YOUR SOLIN GENERATED RECIPE
Crispy Baked Fish Tacos with Lime Slaw
Enjoy a fresh and crunchy twist on fish tacos featuring tender, flaky cod with a light, crispy coating complemented by a zesty lime-infused cabbage slaw, all wrapped in warm corn tortillas.
INGREDIENTS
4 oz Cod Fillet
1/4 cup Panko Breadcrumbs
1 tbsp Olive Oil
1 cup Shredded Green Cabbage
1/4 cup Shredded Carrot
2 tbsp Nonfat Greek Yogurt
1 tbsp Lime Juice
2 Corn Tortillas
Salt & Pepper to taste
PREPARATION
Preheat the oven to 425°F and line a baking sheet with parchment paper.
Pat the cod fillets dry and season with salt and pepper.
Lightly coat the fish with olive oil and dredge in panko breadcrumbs, pressing gently to adhere.
Place the breaded fish on the baking sheet and bake for 12-15 minutes until the fish is cooked through and the coating is crispy.

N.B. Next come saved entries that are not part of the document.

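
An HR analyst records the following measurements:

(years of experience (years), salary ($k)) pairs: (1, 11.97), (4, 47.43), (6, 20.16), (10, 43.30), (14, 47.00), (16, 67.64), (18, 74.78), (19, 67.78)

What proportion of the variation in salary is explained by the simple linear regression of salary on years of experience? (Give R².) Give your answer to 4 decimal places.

n = 8, Σx = 88, Σy = 380.06, Σxy = 5129.75, Σx² = 1290, Σy² = 21644.5478
Sxx = Σx² − (Σx)²/n = 1290 − 968 = 322
Sxy = Σxy − (Σx)(Σy)/n = 5129.75 − 4180.66 = 949.09
Syy = Σy² − (Σy)²/n = 21644.5478 − 18055.70045 = 3588.84735
R² = Sxy²/(Sxx·Syy) = (949.09)²/(322·3588.84735) = 0.779478

0.7795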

Meanwhile, in a bowl, combine shredded cabbage, shredded carrot, Greek yogurt, and lime juice. Toss well and season with salt and pepper to create the lime slaw.
Warm the corn tortillas in a dry skillet over medium heat until pliable.
Assemble the tacos by placing a portion of the baked fish on each tortilla and topping with a generous spoonful of lime slaw.
Serve immediately and enjoy your crunchy, zesty fish tacos.